5. un niveau de lecture miroir : lire pour se découvrir ("se parcourir" comme disait Henri Michaux), se connaître mieux, se retrouver dans des histoires et des héros. A l’adolescence, lire pour se (re)trouver, se construire.

Il y a donc l’envie (ou la non envie) d’entrer dans la pièce pour une rencontre avec quelque chose qui s’y passe, l’image claire (ou non) de ce qu’on peut et de ce qu’on va y faire, le sentiment qu’on va y être accueilli, y être à l’aise ou au contraire gauche, maladroit, mal à l’aise et en définitive, indésirable.
Cette forme d’exclusion se construit à la fois dans la tête de l’apprenti lecteur et dans le milieu d’accueil, celui des déjà lecteurs. Et dans ce qui se passe entre eux, dans l’interaction entre le lecteur apprenti, candidat à pénétrer dans la pièce et les lecteurs déjà installés dans la pièce, j’entends les adultes et les enfants plus avancés. Ceux-ci jouent, consciemment ou non, naïvement ou non, un jeu qui a plus de poids qu’on ne le croit habituellement au sein de la classe.

Et puis, il y a l’apprentissage, l’exercice, tout le système scolaire avec ses contraintes, ses évaluations, ses ségrégations...
Et le sentiment plus ou moins vague chez l’apprenant qu’il va s’en sortir - ou pas - , que ce sera trop difficile, trop complexe, et qu’il n’atteindra pas le seuil lui permettant d’entrer dans l’écriture et la lecture de textes.

Question finale : combien d’enseignants se préoccupent de tous ces aspects qui forment une sorte de halo autour de l’apprentissage proprement dit ?

Michel SIMONIS
24 janvier 2002

NOTES

 Le PISA pointe la lecture comme une activité de construction de sens. Apprendre à lire, c’est aussi apprendre à raisonner, à réfléchir, à construire du sens, à prendre distance, à exercer un regard critique sur ce qui est écrit, à décoder des contextes, à repérer d’où parle celui qui écrit, à débattre des idées, à argumenter...

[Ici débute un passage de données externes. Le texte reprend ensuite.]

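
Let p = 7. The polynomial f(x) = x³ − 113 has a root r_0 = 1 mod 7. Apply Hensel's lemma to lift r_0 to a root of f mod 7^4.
r_3 = 1541 (mod 2401)

Hensel: r_{i+1} = r_i − f(r_i)/f′(r_i) mod 7^{i+2}, where f′(x) = 3x². Iterate:
  r_0 = 1 (mod 7)
  r_1 = 22 (mod 49)
  r_2 = 169 (mod 343)
  r_3 = 1541 (mod 2401)
Final: r = 1541 with f(r) ≡ 0 mod 7^4.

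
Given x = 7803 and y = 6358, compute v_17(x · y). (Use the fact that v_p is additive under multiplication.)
v_17(49611474) = 4

v_p(x) = 2 (factor: 7803 = 17^2 · 27); v_p(y) = 2 (factor: 6358 = 17^2 · 22). Additivity: v_p(xy) = v_p(x) + v_p(y) = 2 + 2 = 4. (Direct check: xy = 49611474 = 17^4 · (594).)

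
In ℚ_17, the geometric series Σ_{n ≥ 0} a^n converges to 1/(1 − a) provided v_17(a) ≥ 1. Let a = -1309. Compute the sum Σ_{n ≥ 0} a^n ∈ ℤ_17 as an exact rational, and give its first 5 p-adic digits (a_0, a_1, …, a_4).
Σ a^n = 1/(1 − a) = 1/1310;  first 5 digits = (1, 8, 8, 10, 7)

v_17(a) = 1 ≥ 1, so the series converges in ℤ_17 to 1/(1 − a) = 1/(1 − (-1309)) = 1/1310. Expand this rational in ℤ_17: compute digits iteratively via d_i = x_i mod 17, x_{i+1} = (x_i − d_i)/17. The first 5 digits are (1, 8, 8, 10, 7).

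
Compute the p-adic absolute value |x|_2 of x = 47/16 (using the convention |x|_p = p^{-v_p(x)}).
|47/16|_2 = 16

Step 1 — compute v_2(x) by factoring powers of 2 out of the numerator and denominator: v_2(47/16) = -4. Step 2 — apply |x|_p = p^{-v_p(x)} = 2^{4} = 16.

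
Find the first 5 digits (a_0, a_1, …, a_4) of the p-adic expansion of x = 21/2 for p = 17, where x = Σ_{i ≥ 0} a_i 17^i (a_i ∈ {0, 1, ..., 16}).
(a_0, …, a_4) = (2, 9, 8, 8, 8)

v_17(21/2) = 0 (numerator and denominator both coprime to 17), so x ∈ ℤ_17^×. Compute digits iteratively via a_i = x_i mod 17, x_{i+1} = (x_i − a_i)/17, with x_0 = x:
  x_0 = 21/2;  a_0 = 2;  x_1 = (x_0 − 2)/17 = 1/2
  x_1 = 1/2;  a_1 = 9;  x_2 = (x_1 − 9)/17 = -1/2
  x_2 = -1/2;  a_2 = 8;  x_3 = (x_2 − 8)/17 = -1/2
  x_3 = -1/2;  a_3 = 8;  x_4 = (x_3 − 8)/17 = -1/2
  x_4 = -1/2;  a_4 = 8;  x_5 = (x_4 − 8)/17 = -1/2
Digits: (2, 9, 8, 8, 8).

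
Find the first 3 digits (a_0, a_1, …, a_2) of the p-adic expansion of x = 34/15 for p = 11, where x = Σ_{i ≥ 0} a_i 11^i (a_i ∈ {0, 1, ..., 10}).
(a_0, …, a_2) = (3, 8, 0)

v_11(34/15) = 0 (numerator and denominator both coprime to 11), so x ∈ ℤ_11^×. Compute digits iteratively via a_i = x_i mod 11, x_{i+1} = (x_i − a_i)/11, with x_0 = x:
  x_0 = 34/15;  a_0 = 3;  x_1 = (x_0 − 3)/11 = -1/15
  x_1 = -1/15;  a_1 = 8;  x_2 = (x_1 − 8)/11 = -11/15
  x_2 = -11/15;  a_2 = 0;  x_3 = (x_2 − 0)/11 = -1/15
Digits: (3, 8, 0).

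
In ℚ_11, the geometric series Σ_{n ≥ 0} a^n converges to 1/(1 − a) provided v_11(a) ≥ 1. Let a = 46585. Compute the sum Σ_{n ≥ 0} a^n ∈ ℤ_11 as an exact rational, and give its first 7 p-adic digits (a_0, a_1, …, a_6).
Σ a^n = 1/(1 − a) = -1/46584;  first 7 digits = (1, 0, 0, 2, 3, 0, 4)

v_11(a) = 3 ≥ 1, so the series converges in ℤ_11 to 1/(1 − a) = 1/(1 − 46585) = -1/46584. Expand this rational in ℤ_11: compute digits iteratively via d_i = x_i mod 11, x_{i+1} = (x_i − d_i)/11. The first 7 digits are (1, 0, 0, 2, 3, 0, 4).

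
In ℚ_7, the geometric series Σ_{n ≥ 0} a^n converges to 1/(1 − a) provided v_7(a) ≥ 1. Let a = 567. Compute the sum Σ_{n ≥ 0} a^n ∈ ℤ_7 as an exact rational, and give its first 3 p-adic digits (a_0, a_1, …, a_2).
Σ a^n = 1/(1 − a) = -1/566;  first 3 digits = (1, 4, 6)

v_7(a) = 1 ≥ 1, so the series converges in ℤ_7 to 1/(1 − a) = 1/(1 − 567) = -1/566. Expand this rational in ℤ_7: compute digits iteratively via d_i = x_i mod 7, x_{i+1} = (x_i − d_i)/7. The first 3 digits are (1, 4, 6).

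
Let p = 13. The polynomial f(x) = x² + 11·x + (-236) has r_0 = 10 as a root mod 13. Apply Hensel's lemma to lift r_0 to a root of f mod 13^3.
r_2 = 387 (mod 2197)

Hensel: r_{i+1} = r_i − f(r_i)·(f′(r_i))^{-1} mod 13^{i+2}, f′(x) = 2x + 11. Iterate:
  r_0 = 10 (mod 13)
  r_1 = 49 (mod 169)
  r_2 = 387 (mod 2197)
Final: r = 387 satisfies f(r) ≡ 0 mod 13^3.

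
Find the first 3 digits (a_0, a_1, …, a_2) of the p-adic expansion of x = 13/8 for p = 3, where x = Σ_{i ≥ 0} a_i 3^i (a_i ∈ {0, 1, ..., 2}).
(a_0, …, a_2) = (2, 1, 0)

v_3(13/8) = 0 (numerator and denominator both coprime to 3), so x ∈ ℤ_3^×. Compute digits iteratively via a_i = x_i mod 3, x_{i+1} = (x_i − a_i)/3, with x_0 = x:
  x_0 = 13/8;  a_0 = 2;  x_1 = (x_0 − 2)/3 = -1/8
  x_1 = -1/8;  a_1 = 1;  x_2 = (x_1 − 1)/3 = -3/8
  x_2 = -3/8;  a_2 = 0;  x_3 = (x_2 − 0)/3 = -1/8
Digits: (2, 1, 0).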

 Il y a une plaquette sur la lecture, produite par le bureau pédagogique du Ségec (cahier n° 2, mai 1995), qui est très bien faite. Il serait utile de la lire ou la relire et d’envisager sa concrétisation dans la scolarité. Cela implique des changements de mentalité et des pratiques. On en revient toujours là ! Comment favoriser ces prises de conscience et ces conscientisations ???